J.H. Taylor, a British Golfing Giant

5-time British Open winner J.H. Taylor pictured in 1908
J.H. Taylor was a 5-time winner of the British Open. Hulton Archive/Getty Images

John Henry Taylor, commonly known as J.H. Taylor, was one-third of the "Great Triumvirate," that trio of British golfers who dominated the sport in the late 19th/early 20th century. He won five Open Championship titles and set records that still stand today.

Date of birth: March 19, 1871
Place of birth: Devon, England
Date of death: February 10, 1963

Major Championship Wins


  • 1894 British Open
  • 1895 British Open
  • 1900 British Open
  • 1909 British Open
  • 1913 British Open

Among Taylor's other significant victories are these:

  • 1891 English Challenge Match Play
  • 1901 Tooting Bec Cup
  • 1904 British PGA
  • 1908 French Open
  • 1908 British PGA
  • 1909 French Open
  • 1912 German Open
  • 1921 Roehampton Invitation
  • 1929 Dutch Open

Awards and Honors

  • Member, World Golf Hall of Fame
  • Captain, Great Britain Ryder Cup team, 1933

Quote, Unquote

"Always remember that however good you may be, the game is your master." - J.H. Taylor

J.H. Taylor Trivia

  • Taylor's Open-winning score of 326 in 1894 is the highest 72-hole total in tournament history.
  • Taylor was the first English golfer to win an Open at St. Andrews, doing so in 1895.
  • Taylor won both the 1900 and 1913 British Opens by eight strokes. To this day, that remains tied for the largest margin of victory in any post-19th Century Open Championship.
  • Taylor is one of three golfers (the others are Harry Vardon and Gary Player) to win the Open Championship in three decades.
  • Taylor is the only person to serve as a Ryder Cup captain without ever playing in the Ryder Cup.

Biography of J.H. Taylor

John Henry Taylor formed Britain's "Great Triumvirate" of golfers along with Harry Vardon and James Braid. The trio dominated the British Open, with Taylor and Braid winning five times each and Vardon six times in the late 19th/early 20th centuries.

J.H. Taylor did not come from wealth, and his father died while he was just an infant. Taylor began working at a young age to help his family. One of his jobs was that of caddie at Westward Ho golf course near his home.

He gradually moved up the ranks at Westward Ho, joining the greenskeeping staff and learning about golf course layout and maintenance. He also honed his golf game during these years, and by age 19 was ready to turn pro.

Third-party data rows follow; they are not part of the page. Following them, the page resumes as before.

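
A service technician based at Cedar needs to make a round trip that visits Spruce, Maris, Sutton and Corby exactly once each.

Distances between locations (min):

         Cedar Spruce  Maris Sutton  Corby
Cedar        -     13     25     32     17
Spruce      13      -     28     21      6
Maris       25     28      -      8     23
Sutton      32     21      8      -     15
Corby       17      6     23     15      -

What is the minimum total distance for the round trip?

Minimum total distance: 67 min.

Cedar-Spruce-Maris-Sutton-Corby-Cedar: 13+28+8+15+17 = 81
Cedar-Spruce-Maris-Corby-Sutton-Cedar: 13+28+23+15+32 = 111
Cedar-Spruce-Sutton-Maris-Corby-Cedar: 13+21+8+23+17 = 82
Cedar-Spruce-Sutton-Corby-Maris-Cedar: 13+21+15+23+25 = 97
Cedar-Spruce-Corby-Maris-Sutton-Cedar: 13+6+23+8+32 = 82
Cedar-Spruce-Corby-Sutton-Maris-Cedar: 13+6+15+8+25 = 67
Cedar-Maris-Spruce-Sutton-Corby-Cedar: 25+28+21+15+17 = 106
Cedar-Maris-Spruce-Corby-Sutton-Cedar: 25+28+6+15+32 = 106
Cedar-Maris-Sutton-Spruce-Corby-Cedar: 25+8+21+6+17 = 77
Cedar-Maris-Corby-Spruce-Sutton-Cedar: 25+23+6+21+32 = 107
Cedar-Sutton-Spruce-Maris-Corby-Cedar: 32+21+28+23+17 = 121
Cedar-Sutton-Maris-Spruce-Corby-Cedar: 32+8+28+6+17 = 91
The minimum is 67.
One optimal route: Cedar → Spruce → Corby → Sutton → Maris → Cedar (or its reverse).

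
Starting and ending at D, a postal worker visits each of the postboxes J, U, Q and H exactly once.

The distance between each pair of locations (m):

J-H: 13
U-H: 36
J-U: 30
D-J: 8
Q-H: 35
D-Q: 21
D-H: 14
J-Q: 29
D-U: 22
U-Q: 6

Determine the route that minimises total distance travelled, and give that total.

With 4 stops there are 4!/2 = 12 distinct round trips (a route and its reverse cost the same).
D → J → U → Q → H → D: 8+30+6+35+14 = 93
D → J → U → H → Q → D: 8+30+36+35+21 = 130
D → J → Q → U → H → D: 8+29+6+36+14 = 93
D → J → Q → H → U → D: 8+29+35+36+22 = 130
D → J → H → U → Q → D: 8+13+36+6+21 = 84
D → J → H → Q → U → D: 8+13+35+6+22 = 84
D → U → J → Q → H → D: 22+30+29+35+14 = 130
D → U → J → H → Q → D: 22+30+13+35+21 = 121
D → U → Q → J → H → D: 22+6+29+13+14 = 84
D → U → H → J → Q → D: 22+36+13+29+21 = 121
D → Q → J → U → H → D: 21+29+30+36+14 = 130
D → Q → U → J → H → D: 21+6+30+13+14 = 84
The minimum is 84.
One optimal route: D → J → H → U → Q → D (or its reverse).

84 m — the shortest possible round trip.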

Taylor's first Open Championship victory followed four years later, in 1894, and he won again the following year. Three more victories came after the turn of the century. His final British Open win was in 1913, 19 years after his first. That 19-year gap between first and final Open wins is a tournament record.

From 1893 through 1909, Taylor never finished outside the Top 10 in an Open. After falling to 14th in 1910, he later added another six Top 10 finishes, the last in 1925.

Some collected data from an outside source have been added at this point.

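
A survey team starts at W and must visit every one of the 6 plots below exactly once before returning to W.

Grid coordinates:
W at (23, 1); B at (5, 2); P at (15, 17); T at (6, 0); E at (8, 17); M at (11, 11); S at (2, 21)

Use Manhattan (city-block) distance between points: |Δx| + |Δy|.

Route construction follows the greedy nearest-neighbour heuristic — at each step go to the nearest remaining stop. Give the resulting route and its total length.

W → [T:18 / B:19 / M:22 / P:24 / E:31 / S:41] → T (18)
T → [B:3 / M:16 / E:19 / S:25 / P:26] → B (3)
B → [M:15 / E:18 / S:22 / P:25] → M (15)
M → [E:9 / P:10 / S:19] → E (9)
E → [P:7 / S:10] → P (7)
P → [S:17] → S (17)
Return S→W: 41.
Total = 18 + 3 + 15 + 9 + 7 + 17 + 41 = 110.

Total distance 110 via the nearest-neighbour route W → T → B → M → E → P → S → W.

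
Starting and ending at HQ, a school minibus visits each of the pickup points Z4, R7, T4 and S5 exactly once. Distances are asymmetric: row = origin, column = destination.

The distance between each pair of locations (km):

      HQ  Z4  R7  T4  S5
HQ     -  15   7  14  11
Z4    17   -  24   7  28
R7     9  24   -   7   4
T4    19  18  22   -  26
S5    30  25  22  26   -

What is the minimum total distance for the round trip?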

As late as 1924, at the age of 53, Taylor finished fourth at the Open. Taylor's six runner-up finishes are second-most in Open history (behind Jack Nicklaus' 7) and he shares the tournament record (with Nicklaus) for most career Top 5 finishes (16).

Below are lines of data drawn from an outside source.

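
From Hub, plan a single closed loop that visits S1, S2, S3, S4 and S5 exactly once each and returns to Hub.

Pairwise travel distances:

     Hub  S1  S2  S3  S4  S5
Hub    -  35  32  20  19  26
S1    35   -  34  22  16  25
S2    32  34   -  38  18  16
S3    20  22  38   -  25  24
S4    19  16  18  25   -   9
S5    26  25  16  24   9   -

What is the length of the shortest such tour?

115 — the shortest possible round trip.

There are 60 distinct closed tours to check (reversals are equivalent).
Hub→S1→S2→S3→S4→S5→Hub: 35+34+38+25+9+26 = 167
Hub→S1→S2→S3→S5→S4→Hub: 35+34+38+24+9+19 = 159
Hub→S1→S2→S4→S3→S5→Hub: 35+34+18+25+24+26 = 162
Hub→S1→S2→S4→S5→S3→Hub: 35+34+18+9+24+20 = 140
Hub→S1→S2→S5→S3→S4→Hub: 35+34+16+24+25+19 = 153
Hub→S1→S2→S5→S4→S3→Hub: 35+34+16+9+25+20 = 139
Hub→S1→S3→S2→S4→S5→Hub: 35+22+38+18+9+26 = 148
Hub→S1→S3→S2→S5→S4→Hub: 35+22+38+16+9+19 = 139
Hub→S1→S3→S4→S2→S5→Hub: 35+22+25+18+16+26 = 142
Hub→S1→S3→S4→S5→S2→Hub: 35+22+25+9+16+32 = 139
Hub→S1→S3→S5→S2→S4→Hub: 35+22+24+16+18+19 = 134
Hub→S1→S3→S5→S4→S2→Hub: 35+22+24+9+18+32 = 140
Hub→S1→S4→S2→S3→S5→Hub: 35+16+18+38+24+26 = 157
Hub→S1→S4→S2→S5→S3→Hub: 35+16+18+16+24+20 = 129
… (46 more)
Hub→S2→S5→S4→S1→S3→Hub: 32+16+9+16+22+20 = 115  ← best
The minimum is 115.
One optimal route: Hub → S2 → S5 → S4 → S1 → S3 → Hub (or its reverse).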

During his heyday, Taylor won other big tournaments such as the French Open, German Open and British Professional Match Play. He also finished second to Harry Vardon at the 1900 U.S. Open (one of only two times Taylor played the U.S. Open).

The World Golf Hall of Fame described accuracy as the hallmark of Taylor's game:

"Taylor's accuracy was legendary. At Sandwich, where he won his first Open by five strokes in 1894, he would have the directional posts removed from the blind holes out of fear that his drives would hit them and carom into bunkers."

In 1933, he served as captain of the Great Britain team in the Ryder Cup, the fourth time the Cup was played.

While Taylor spent many of his years following his playing career designing and remodeling golf courses around Britain, his biggest contribution came as a driving force behind the formation of the Professional Golfers Association in Britain. Taylor's public speaking helped raised the profile of the organization and of pro golfers in general.

Taylor was the last survivor of golf's 19th Century champions; he died at age 92 in 1963.